Ceza Genel Kurulu         2013/690 E.  ,  2014/199 K.

    "İçtihat Metni"

    Yargıtay Dairesi : 3. Ceza Dairesi
    Mahkemesi :BAKIRKÖY 4. Çocuk
    Günü : 23.06.2011
    Sayısı : 300-651

    Kasten yaralama suçundan sanık A.. M.."un 5237 sayılı TCK’nun 86/1, 86/3-e, 87/1-d-son, 31/3 ve 62. maddeleri uyarınca 3 yıl 4 ay hapis cezası ile cezalandırılmasına ilişkin, Bakırköy 5. Çocuk Mahkemesince verilen 09.04.2009 gün ve 168-94 sayılı hükmün, sanık müdafii ve katılanlar vekili tarafından temyiz edilmesi üzerine dosyayı inceleyen Yargıtay 3. Ceza Dairesince 14.12.2010 gün ve 15305-20661 sayı ile;
    “Suç tarihi itibariyle sanığın 18 yaşından küçük olması ve üzerine bıçakla yaşamı tehlikeye sokacak şekilde kasten yaralama suçu için maddede öngörülen hapis cezasının alt sınırı nazara alınarak 5271 sayılı CMK"nın 150/2-3. maddesi uyarınca zorunlu müdafii tayini gerektiğinin gözetilmemesi” isabetsizliğinden sair yönleri incelenmeksizin bozulmasına karar verilmiştir.
    Yerel mahkeme ise 23.06.2011 gün ve 300-651 sayı ile;
    “06.12.2006 tarihli 5560 sayılı Yasanın 21. maddesi ile değişik 5271 sayılı CMK"nun 150. maddesinin 2. fıkrasında, müdafii bulunmayan şüpheli veya sanığın çocuk olması halinde istemi aranmaksızın müdafii görevlendirileceği, 3. fıkrasında ise alt sınırı 5 yıldan fazla hapis cezasını gerektiren suçlardan dolayı yapılan soruşturma ve kovuşturmada 2. fıkra hükmünün uygulanacağının düzenlendiği, 15.04.1990 doğumlu olan ve müdafii görevlendirilmesini talep etmeyen suça sürüklenen çocuğun savunmasının tespit edildiği, 02.12.2008 tarihinde 18 yaşını ikmal ettiği, yargılamanın, alt sınırı 5 yıl hapis cezasını gerektiren TCK"nun 86/1-3e, 87/1-d-son maddesine uygun suçtan yapılmış olduğu, böylece savunmasının tespit edildiği 02.12.2008 tarihinde 18 yaşını ikmal eden ve müdafii görevlendirme talebinde bulunmayan suça sürüklenen çocuğun alt sınırı 5 yıl hapis cezasını gerektiren suçtan müdafii bulundurulmadan savunmasının tespitinde CMK"nun 150. maddesine aykırılık bulunmadığı” gerekçesiyle önceki hükümde direnmiştir.
    Hükmün sanık müdafii ve katılanlar vekili tarafından temyiz edilmesi üzerine, Yargıtay Cumhuriyet Başsavcılığının 26.09.2012 gün ve 346659 sayılı "onama" istemli tebliğnamesi ile Yargıtay Birinci Başkanlığına gönderilen dosya, Ceza Genel Kurulunca değerlendirilmiş ve açıklanan gerekçelerle karara bağlanmıştır.

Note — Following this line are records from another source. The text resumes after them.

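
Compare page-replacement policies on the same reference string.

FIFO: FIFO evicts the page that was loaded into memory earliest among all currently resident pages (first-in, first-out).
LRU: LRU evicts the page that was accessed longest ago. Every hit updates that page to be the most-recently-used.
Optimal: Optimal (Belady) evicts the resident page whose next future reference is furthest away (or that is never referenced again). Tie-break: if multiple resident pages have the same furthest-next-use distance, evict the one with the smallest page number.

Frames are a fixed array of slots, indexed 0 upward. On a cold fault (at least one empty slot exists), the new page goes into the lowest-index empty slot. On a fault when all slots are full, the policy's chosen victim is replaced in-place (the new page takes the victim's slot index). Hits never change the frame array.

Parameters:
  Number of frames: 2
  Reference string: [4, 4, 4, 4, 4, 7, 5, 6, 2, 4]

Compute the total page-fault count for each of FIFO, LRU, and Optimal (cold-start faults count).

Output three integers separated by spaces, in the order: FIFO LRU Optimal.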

    Özel Daire ile yerel mahkeme arasında oluşan ve Ceza Genel Kurulunca çözümlenmesi gereken uyuşmazlıklar;
    1-Suç tarihi itibariyle 18 yaşından küçük olan fakat mahkemesince savunmasının alındığı tarihte 18 yaşını ikmal eden sanığa 5271 sayılı CMK’nun 150/2. maddesi uyarınca zorunlu müdafii tayini gerekip gerekmediği,
    2-Sanığın üzerine atılı hayati tehlike geçirmeye neden olacak şekilde silahla kasten yaralama suçu için öngörülen hapis cezasının alt sınırı nazara alındığında, 5271 sayılı CMK’nun 150/3. maddesi uyarınca zorunlu müdafii tayini gerekip gerekmediği noktalarında toplanmaktadır.
    İncelenen dosya kapsamından;
    Sanık hakkında 5237 sayılı TCK’nun 86/1, 86/3-e ve 87/1-d maddeleri uyarınca kamu davası açılmış olup aynı maddeler uyarınca da cezalandırılmasına karar verildiği, sanığa atılı hayati tehlike geçirmeye neden olacak şekilde silahla kasten yaralama suçuna öngörülen ceza miktarının 5237 sayılı TCK’nun 87/1-son maddesi uyarınca “beş yıldan az olamaz” şeklinde belirlendiği,
    15.04.1990 doğumlu olan sanık Abtülmüttalip Morkoyun’un suç tarihinde 17 yaş 3 ay 3 günlük olduğu, sorgusunun yapıldığı 02.12.2008 tarihinde ise 18 yaş 7 ay 17 gününü doldurduğu,
    Sorgusunun yapılmasından önce hakları hatırlatılan sanığın avukat istemediğini, savunmasını kendisinin yapacağını beyan ettiği, müdafii görevlendirilmeden sorgusunun yapıldığı anlaşılmaktadır.
    Savunma hakkı Anayasamızın 36. maddesinde güvence altına alınarak, herkesin meşru vasıta ve yollardan yararlanmak suretiyle yargı mercileri önünde davacı veya davalı olarak iddia ve savunma hakkına sahip olduğu belirtilmiştir. Sanık bu hakkını bizzat kullanabileceği gibi müdafii aracılığı ile de kullanabilir. Nitekim ülkemizin de kabul ettiği Avrupa İnsan Hakları Sözleşmesinin adil yargılanma hakkının asgari şartlarını gösteren 6. maddesinin 3/c bendinde; “Her sanık ezcümle:…c) Kendi kendini müdafaa etmek veya kendi seçeceği bir müdafii veya eğer bir müdafi tâyin için mali imkânlardan mahrum bulunuyor ve adaletin selâmeti gerektiriyorsa, mahkeme tarafından tayin edilecek bir avukatın meccani yardımından istifade etmek,…haklarına sahiptir” denilmek suretiyle, sanığın kendisini bizzat savunma hakkının yanında, müdafi tayin etme yetkisi ile belirli şartlarda müdafiden ücretsiz yararlanabilme hakkının bulunduğu belirtilmiştir. Bu açıdan, savunma hakkı “meşru bir yol”, müdafi de savunma hakkının kullanılması bakımından “meşru bir araçtır”.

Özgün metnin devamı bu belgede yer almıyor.